(1.) THE facts giving rise to this second appeal by the defendant Union of India are these - THE respondent-plaintiff was appointed as a Khalasi on 29 May, 1947 in Loco Workshop, Western Railways, Ajmer and was confirmed as such in 1963. He was drawing Rs. 85/- per month as pay and Rs, 47/- per month as Dearness Allowance and also Rs. 7. 50 as house rent. He alleged that he had been falsely implicated in a case under secs. 324 and 323/341 read with sec. 34 I. P. C. THE court of Additional Munsiff Magistrate first class, Ajmer (East) tried the case and convicted him under sec. 324 read with sec. 34 I. P. C. and sentenced him to pay a fine of Rs. 250/ -. It is admitted case of the parties that on the basis of the said conviction he was removed from service on 3 March, 1966 (Exhibit A/6 ). This order was served upon him on 4 March, 1966 (Exhibit A/1 ). THE respondent challenged the validity of this order on several grounds one of which was that without considering the conduct of the respondent and the circumstances leading to his conviction the punishing authority pressed into service special procedure provided in R. 1719 (i) of Discipline and Appeal Rules for Railway Servants other than those employed in the Railway Protection Force contained in Indian Railway Establishment Code Volume I (which for the sake of brevity will hereinafter be called 'the Rules') and removed him from service. He prayed for declaration that the order of his removal was illegal and invalid. Prayer for a decree for arrears of salary was also made.

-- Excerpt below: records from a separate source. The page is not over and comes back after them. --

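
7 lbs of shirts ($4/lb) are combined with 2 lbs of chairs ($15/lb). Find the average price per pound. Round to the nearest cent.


Cost of shirts:
7 x $4 = $28
Cost of chairs:
2 x $15 = $30
Total cost: $28 + $30 = $58
Total weight: 9 lbs
Average: $58 / 9 = $6.4444... ≈ $6.44/lb

$6.44/lb


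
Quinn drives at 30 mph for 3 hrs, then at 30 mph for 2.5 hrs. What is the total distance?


Leg 1 distance:
30 x 3 = 90 miles
Leg 2 distance:
30 x 2.5 = 75 miles
Total distance:
90 + 75 = 165 miles

165 miles


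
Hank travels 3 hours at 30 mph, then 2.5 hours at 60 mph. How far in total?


Leg 1 distance:
30 x 3 = 90 miles
Leg 2 distance:
60 x 2.5 = 150 miles
Total distance:
90 + 150 = 240 miles

240 miles


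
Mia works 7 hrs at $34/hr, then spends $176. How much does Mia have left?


Calculate earnings:
7 x $34 = $238
Subtract spending:
$238 - $176 = $62

$62


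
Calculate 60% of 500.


Convert percentage to decimal:
60% = 0.6
Multiply:
500 x 0.6 = 300

300


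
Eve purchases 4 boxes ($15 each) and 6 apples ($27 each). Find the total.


Cost of boxes:
4 x $15 = $60
Cost of apples:
6 x $27 = $162
Add both:
$60 + $162 = $222

$222


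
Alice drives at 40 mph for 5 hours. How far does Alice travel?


Use the formula: distance = speed x time
Speed = 40 mph, Time = 5 hours
40 x 5 = 200 miles

200 miles


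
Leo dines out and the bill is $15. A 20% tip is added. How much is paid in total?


Calculate the tip:
20% of $15 = $3
Add tip to meal cost:
$15 + $3 = $18

$18


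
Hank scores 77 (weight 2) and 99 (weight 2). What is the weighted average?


Weighted sum:
2 x 77 + 2 x 99 = 352
Total weight:
2 + 2 = 4
Weighted average:
352 / 4 = 88

88


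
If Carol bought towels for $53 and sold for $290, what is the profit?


Selling price = $290
Cost price = $53
Profit = selling price - cost price:
Profit = $290 - $53 = $237

$237


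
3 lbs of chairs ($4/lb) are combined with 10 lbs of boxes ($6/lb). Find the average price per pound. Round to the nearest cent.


Cost of chairs:
3 x $4 = $12
Cost of boxes:
10 x $6 = $60
Total cost: $12 + $60 = $72
Total weight: 13 lbs
Average: $72 / 13 = $5.5384... ≈ $5.54/lb

$5.54/lb


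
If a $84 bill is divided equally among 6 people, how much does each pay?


Total bill: $84
Number of people: 6
Each pays: $84 / 6 = $14

$14


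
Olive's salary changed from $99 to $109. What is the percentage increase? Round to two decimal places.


Find the absolute change:
|109 - 99| = 10
Divide by original and multiply by 100:
10 / 99 x 100 = 10.1010...% ≈ 10.1%

10.1%


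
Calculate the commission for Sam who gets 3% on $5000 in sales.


Convert rate to decimal:
3% = 0.03
Multiply by sales:
$5000 x 0.03 = $150

$150


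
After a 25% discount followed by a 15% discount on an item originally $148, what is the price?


First discount:
25% of $148 = $37
Price after first discount:
$148 - $37 = $111
Second discount:
15% of $111 = $16.65
Final price:
$111 - $16.65 = $94.35

$94.35


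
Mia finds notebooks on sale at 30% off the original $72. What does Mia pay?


Calculate the discount amount:
30% of $72 = $21.60
Subtract from original:
$72 - $21.60 = $50.40

$50.40


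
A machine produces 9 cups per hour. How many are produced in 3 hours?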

(2.) THE defendant-appellant traversed all the grounds relied upon by the respondent in support of his plea of invalidity of the impugned order of removal and pleaded, inter alia, that from the facts and circumstances of the case it was clearly borne out that the punishing authority had taken into consideration the conduct of the respondent which had led to his conviction on a criminal charge and, therefore, R. 17l9 (i) of the Rule has been rightly applied to the respondent by the punishing authority.
(3.) THERE is no denying the fact that there is nothing in the order to indicate that the penalty had been imposed on the ground of conduct of the respondent which led to his conviction or that the Disciplinary Authority had taken into consideration the circumstances of the case.